Access to advocacy for vulnerable groups is to fall significantly due to a combination of rising demand and substantial funding cuts, sector umbrella group Action for Advocacy has found.

Access to advocacy for vulnerable groups is to fall significantly due to a combination of rising demand and substantial funding cuts, sector umbrella group Action for Advocacy has found.

Forty-five per cent of organisations have had their funding cut this year – by 36% on average.
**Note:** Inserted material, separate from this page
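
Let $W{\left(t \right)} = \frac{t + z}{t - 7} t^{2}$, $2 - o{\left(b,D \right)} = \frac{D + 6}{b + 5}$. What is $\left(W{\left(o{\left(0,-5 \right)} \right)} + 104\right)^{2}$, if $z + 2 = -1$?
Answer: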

Two-thirds predict future cuts at a time when demand for their services has risen in 60% of them, Action for Advocacy’s survey of 95 bodies found.

As a result, 63% of advocacy bodies said they would be able to help fewer people in future, while 36% predicted redundancies and 20 advocacy services may have to close, the survey found.

Most of the cuts came from councils, while respondents attributed the rise in demand to changes in welfare benefits, health and social care provision, coupled with increasing debt and financial problems.

Non-statutory advocacy services have been particularly badly hit, with 74% of organisations saying their funding was insufficient to cover this provision.

This was in contrast to statutory independent mental capacity advocate and independent mental health advocate services, funding for which was sufficient in 71% and 68% of organisations respectively.

Of those with a funding shortfall, 48% said staff were working unpaid hours and 19% said they were turning service users away.

The results come with many experts highlighting the importance of advocacy in the wake of the Winterbourne View abuse scandal.

John Nawrockyi, co-chair of the Association of Directors of Adult Social Services disability network, said service users who did not meet thresholds for council-funded advocacy can often find help through the third sector.

“By definition, there will be a number of people with lower and moderate levels of need who don’t qualify for statutory services, which explains some of the figures revealed in this survey,” he said. “That doesn’t mean these service users aren’t getting any support though.

“In Greenwich [where Nawrockyi is director], we do offer lower level prevention services, consisting of advice and guidance, but it may not fall into the formal category of advocacy, which explains why people responding to the survey felt there wasn’t enough money. This is often done through the third sector.”